Touch Bionics calls the i-limb Ultra Revolution, "the most advanced and versatile prosthesis available," and says it, "offers more dexterity and moves more like a natural hand than any other powered prosthetic hand."
The i-limb was launched in 2007 and was the world's first fully articulating and commercially available bionic hand. The Ultra Revolution followed last year and is used, amongst others, by social psychologist Dr. Bertolt Meyer, who last year presented a TV program looking at state-of-the-art artificial limbs, organs and blood.
The Ultra Revolution allows users to program a number of primary grip types into it that can be triggered by different muscle movements. These will generally be the grip types that the user most often uses. The recent upgrades to the Ultra Revolution focus on increasing grip adaptability.
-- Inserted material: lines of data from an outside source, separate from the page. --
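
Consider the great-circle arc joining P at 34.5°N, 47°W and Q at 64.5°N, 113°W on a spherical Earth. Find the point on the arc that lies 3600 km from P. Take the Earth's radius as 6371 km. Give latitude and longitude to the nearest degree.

≈ 59°N, 80°W

The haversine formula gives a central angle δ ≈ 0.856 rad (49.0°) between the endpoints. The total great-circle distance is δ·R ≈ 0.856 × 6371 ≈ 5453 km, so the target fraction is f = 3600/5453 ≈ 0.660.
Interpolate at f ≈ 0.660 with slerp weights a = sin((1−f)δ)/sin δ ≈ 0.380, b = sin(fδ)/sin δ ≈ 0.709.
p = a·p₁ + b·p₂ ≈ (0.094, -0.510, 0.855); φ = arcsin(p_z) ≈ 58.77°, λ = atan2(p_y, p_x) ≈ -79.54°.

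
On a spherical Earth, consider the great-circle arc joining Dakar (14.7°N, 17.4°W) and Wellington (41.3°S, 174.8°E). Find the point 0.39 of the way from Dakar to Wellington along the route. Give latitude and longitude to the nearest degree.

Write both endpoints as unit vectors p₁, p₂ with components (cos φ cos λ, cos φ sin λ, sin φ).
The central angle between the endpoints is δ = arccos(p₁·p₂) ≈ 2.642 rad (151.4°).
Interpolate at f = 0.39 with slerp weights a = sin((1−f)δ)/sin δ ≈ 2.085, b = sin(fδ)/sin δ ≈ 1.790.
p = a·p₁ + b·p₂ ≈ (0.586, -0.481, -0.652); φ = arcsin(p_z) ≈ -40.69°, λ = atan2(p_y, p_x) ≈ -39.41°.

≈ 41°S, 39°W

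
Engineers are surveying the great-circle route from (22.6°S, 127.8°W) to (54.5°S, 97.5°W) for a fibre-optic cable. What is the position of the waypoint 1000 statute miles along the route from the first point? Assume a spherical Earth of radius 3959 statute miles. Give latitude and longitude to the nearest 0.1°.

The haversine formula gives a central angle δ ≈ 0.683 rad (39.1°) between the endpoints. The total great-circle distance is δ·R ≈ 0.683 × 3959 ≈ 2704 mi, so the target fraction is f = 1000/2704 ≈ 0.370.
Interpolate at f ≈ 0.370 with slerp weights a = sin((1−f)δ)/sin δ ≈ 0.661, b = sin(fδ)/sin δ ≈ 0.396.
p = a·p₁ + b·p₂ ≈ (-0.404, -0.710, -0.576); φ = arcsin(p_z) ≈ -35.20°, λ = atan2(p_y, p_x) ≈ -119.64°.

≈ (35.2°S, 119.6°W)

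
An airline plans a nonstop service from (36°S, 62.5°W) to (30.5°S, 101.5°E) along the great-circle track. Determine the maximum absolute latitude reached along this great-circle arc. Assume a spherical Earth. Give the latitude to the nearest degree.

The great circle lies in the plane with unit normal n̂ = (p₁ × p₂)/|p₁ × p₂|.
Here n̂_z ≈ +0.207; the vertex latitude is φ_max = arccos|n̂_z| ≈ 78.1°.
Check via Clairaut: cos φ_max = |cos φ₁| · sin C = cos(36.0°)·sin(165.2°) ≈ 0.207, again giving ≈ 78.1°.

≈ 78°S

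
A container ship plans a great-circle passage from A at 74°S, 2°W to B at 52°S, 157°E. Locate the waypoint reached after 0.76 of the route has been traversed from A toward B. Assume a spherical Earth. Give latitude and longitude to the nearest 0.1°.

Write both endpoints as unit vectors p₁, p₂ with components (cos φ cos λ, cos φ sin λ, sin φ).
The central angle between the endpoints is δ = arccos(p₁·p₂) ≈ 0.928 rad (53.2°).
Interpolate at f = 0.76 with slerp weights a = sin((1−f)δ)/sin δ ≈ 0.276, b = sin(fδ)/sin δ ≈ 0.810.
p = a·p₁ + b·p₂ ≈ (-0.383, 0.192, -0.904); φ = arcsin(p_z) ≈ -64.63°, λ = atan2(p_y, p_x) ≈ 153.35°.

≈ 64.6°S, 153.4°E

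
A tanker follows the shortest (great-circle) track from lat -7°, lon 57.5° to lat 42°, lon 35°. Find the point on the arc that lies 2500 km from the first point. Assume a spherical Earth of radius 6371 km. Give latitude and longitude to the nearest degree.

≈ lat 14°, lon 49°

Convert each endpoint to a unit vector on the sphere (x = cos φ cos λ, y = cos φ sin λ, z = sin φ).
The central angle between the endpoints is δ = arccos(p₁·p₂) ≈ 0.927 rad (53.1°). The total great-circle distance is δ·R ≈ 0.927 × 6371 ≈ 5908 km, so the target fraction is f = 2500/5908 ≈ 0.423.
Interpolate at f ≈ 0.423 with slerp weights a = sin((1−f)δ)/sin δ ≈ 0.637, b = sin(fδ)/sin δ ≈ 0.478.
p = a·p₁ + b·p₂ ≈ (0.631, 0.737, 0.242); φ = arcsin(p_z) ≈ 14.01°, λ = atan2(p_y, p_x) ≈ 49.45°.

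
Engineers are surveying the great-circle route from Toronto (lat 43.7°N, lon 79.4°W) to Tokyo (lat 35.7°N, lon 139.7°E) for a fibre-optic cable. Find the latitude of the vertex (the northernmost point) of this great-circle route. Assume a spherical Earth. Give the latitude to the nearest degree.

The great circle lies in the plane with unit normal n̂ = (p₁ × p₂)/|p₁ × p₂|.
Here n̂_z ≈ -0.371; the vertex latitude is φ_max = arccos|n̂_z| ≈ 68.2°.

≈ 68°N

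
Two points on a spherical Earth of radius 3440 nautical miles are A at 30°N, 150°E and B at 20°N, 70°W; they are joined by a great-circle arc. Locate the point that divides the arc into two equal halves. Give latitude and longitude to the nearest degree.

≈ 54°N, 134°W

Convert each endpoint to a unit vector on the sphere (x = cos φ cos λ, y = cos φ sin λ, z = sin φ).
The central angle between the endpoints is δ = arccos(p₁·p₂) ≈ 2.040 rad (116.9°).
Interpolate at f = 1/2 with slerp weights a = sin((1−f)δ)/sin δ ≈ 0.956, b = sin(fδ)/sin δ ≈ 0.956.
p = a·p₁ + b·p₂ ≈ (-0.410, -0.430, 0.805); φ = arcsin(p_z) ≈ 53.57°, λ = atan2(p_y, p_x) ≈ -133.60°.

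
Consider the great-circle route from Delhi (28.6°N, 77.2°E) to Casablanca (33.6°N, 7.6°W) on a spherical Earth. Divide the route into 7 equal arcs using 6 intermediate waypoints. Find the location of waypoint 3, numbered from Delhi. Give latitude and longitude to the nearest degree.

≈ 39°N, 43°E

Write both endpoints as unit vectors p₁, p₂ with components (cos φ cos λ, cos φ sin λ, sin φ).
The central angle between the endpoints is δ = arccos(p₁·p₂) ≈ 1.233 rad (70.7°).
Interpolate at f = 3/7 with slerp weights a = sin((1−f)δ)/sin δ ≈ 0.687, b = sin(fδ)/sin δ ≈ 0.534.
p = a·p₁ + b·p₂ ≈ (0.575, 0.529, 0.624); φ = arcsin(p_z) ≈ 38.64°, λ = atan2(p_y, p_x) ≈ 42.62°.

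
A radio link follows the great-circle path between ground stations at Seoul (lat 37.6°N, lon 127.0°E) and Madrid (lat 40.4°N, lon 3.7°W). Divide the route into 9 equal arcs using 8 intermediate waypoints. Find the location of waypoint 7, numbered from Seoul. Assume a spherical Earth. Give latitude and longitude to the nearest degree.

≈ lat 55°N, lon 17°E

Convert each endpoint to a unit vector on the sphere (x = cos φ cos λ, y = cos φ sin λ, z = sin φ).
The central angle between the endpoints is δ = arccos(p₁·p₂) ≈ 1.569 rad (89.9°).
Interpolate at f = 7/9 with slerp weights a = sin((1−f)δ)/sin δ ≈ 0.342, b = sin(fδ)/sin δ ≈ 0.939.
p = a·p₁ + b·p₂ ≈ (0.551, 0.170, 0.817); φ = arcsin(p_z) ≈ 54.80°, λ = atan2(p_y, p_x) ≈ 17.15°.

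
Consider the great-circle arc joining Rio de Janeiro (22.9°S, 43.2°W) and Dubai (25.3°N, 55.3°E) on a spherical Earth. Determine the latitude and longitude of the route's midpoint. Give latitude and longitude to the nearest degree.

Write both endpoints as unit vectors p₁, p₂ with components (cos φ cos λ, cos φ sin λ, sin φ).
The central angle between the endpoints is δ = arccos(p₁·p₂) ≈ 1.864 rad (106.8°).
Interpolate at f = 1/2 with slerp weights a = sin((1−f)δ)/sin δ ≈ 0.839, b = sin(fδ)/sin δ ≈ 0.839.
p = a·p₁ + b·p₂ ≈ (0.995, 0.095, 0.032); φ = arcsin(p_z) ≈ 1.84°, λ = atan2(p_y, p_x) ≈ 5.43°.

≈ 2°N, 5°E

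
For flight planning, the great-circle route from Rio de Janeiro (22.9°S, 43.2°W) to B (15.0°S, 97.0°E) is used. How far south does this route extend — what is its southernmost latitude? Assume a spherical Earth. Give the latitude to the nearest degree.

The great circle lies in the plane with unit normal n̂ = (p₁ × p₂)/|p₁ × p₂|.
Here n̂_z ≈ +0.701; the vertex latitude is φ_max = arccos|n̂_z| ≈ 45.5°.
Check via Clairaut: cos φ_max = |cos φ₁| · sin C = cos(22.9°)·sin(130.5°) ≈ 0.701, again giving ≈ 45.5°.

≈ 45°S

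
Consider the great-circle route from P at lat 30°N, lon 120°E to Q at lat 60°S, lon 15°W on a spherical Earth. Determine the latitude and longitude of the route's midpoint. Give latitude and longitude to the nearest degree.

≈ lat 30°S, lon 85°E

From cos δ = sin φ₁ sin φ₂ + cos φ₁ cos φ₂ cos Δλ, the central angle is δ ≈ 2.403 rad (137.7°).
Interpolate at f = 1/2 with slerp weights a = sin((1−f)δ)/sin δ ≈ 1.385, b = sin(fδ)/sin δ ≈ 1.385.
p = a·p₁ + b·p₂ ≈ (0.069, 0.859, -0.507); φ = arcsin(p_z) ≈ -30.45°, λ = atan2(p_y, p_x) ≈ 85.40°.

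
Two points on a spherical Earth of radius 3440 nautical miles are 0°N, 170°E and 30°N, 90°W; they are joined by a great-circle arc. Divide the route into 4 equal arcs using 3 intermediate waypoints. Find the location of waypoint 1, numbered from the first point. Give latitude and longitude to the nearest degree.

Write both endpoints as unit vectors p₁, p₂ with components (cos φ cos λ, cos φ sin λ, sin φ).
The central angle between the endpoints is δ = arccos(p₁·p₂) ≈ 1.722 rad (98.6°).
Interpolate at f = 1/4 with slerp weights a = sin((1−f)δ)/sin δ ≈ 0.972, b = sin(fδ)/sin δ ≈ 0.422.
p = a·p₁ + b·p₂ ≈ (-0.957, -0.197, 0.211); φ = arcsin(p_z) ≈ 12.18°, λ = atan2(p_y, p_x) ≈ -168.39°.

≈ 12°N, 168°W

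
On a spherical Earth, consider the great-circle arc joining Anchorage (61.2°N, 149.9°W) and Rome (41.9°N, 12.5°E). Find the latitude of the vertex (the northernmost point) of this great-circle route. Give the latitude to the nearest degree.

≈ 84°N

The great circle lies in the plane with unit normal n̂ = (p₁ × p₂)/|p₁ × p₂|.
Here n̂_z ≈ +0.112; the vertex latitude is φ_max = arccos|n̂_z| ≈ 83.6°.
Check via Clairaut: cos φ_max = |cos φ₁| · sin C = cos(61.2°)·sin(13.4°) ≈ 0.112, again giving ≈ 83.6°.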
Touch Bionics has introduced "Grip Chips," which are Bluetooth-enabled devices that can be stuck to objects and will trigger a pre-programmed grip configuration when detected by the Ultra Revolution. For example, a Grip Chip might be stuck to a keyboard to initiate a grip pattern best suited to typing. They're useful for triggering specific grip patterns that are used regularly, but perhaps not enough to warrant programming to the Ultra Revolution itself for triggering via muscle movement.
In addition to the introduction of Grip Chips, the biosim and my i-limb mobile apps have been updated to provide users with up to 12 additional custom grips. By programming custom settings, users can now access up to 36 different grip options. Like the Grip Chips, the apps allow users to save infrequently-used grip options for quick access when they are required.
Touch Bionics has also announced that all i-limb prostheses now have compatible Android apps, instead of just iOS apps, and that the silicon skin fingertips of the Ultra Revolution have been modified to be conductive so that wearers can use touch-screen devices. This will be of particular benefit for bilateral wearers.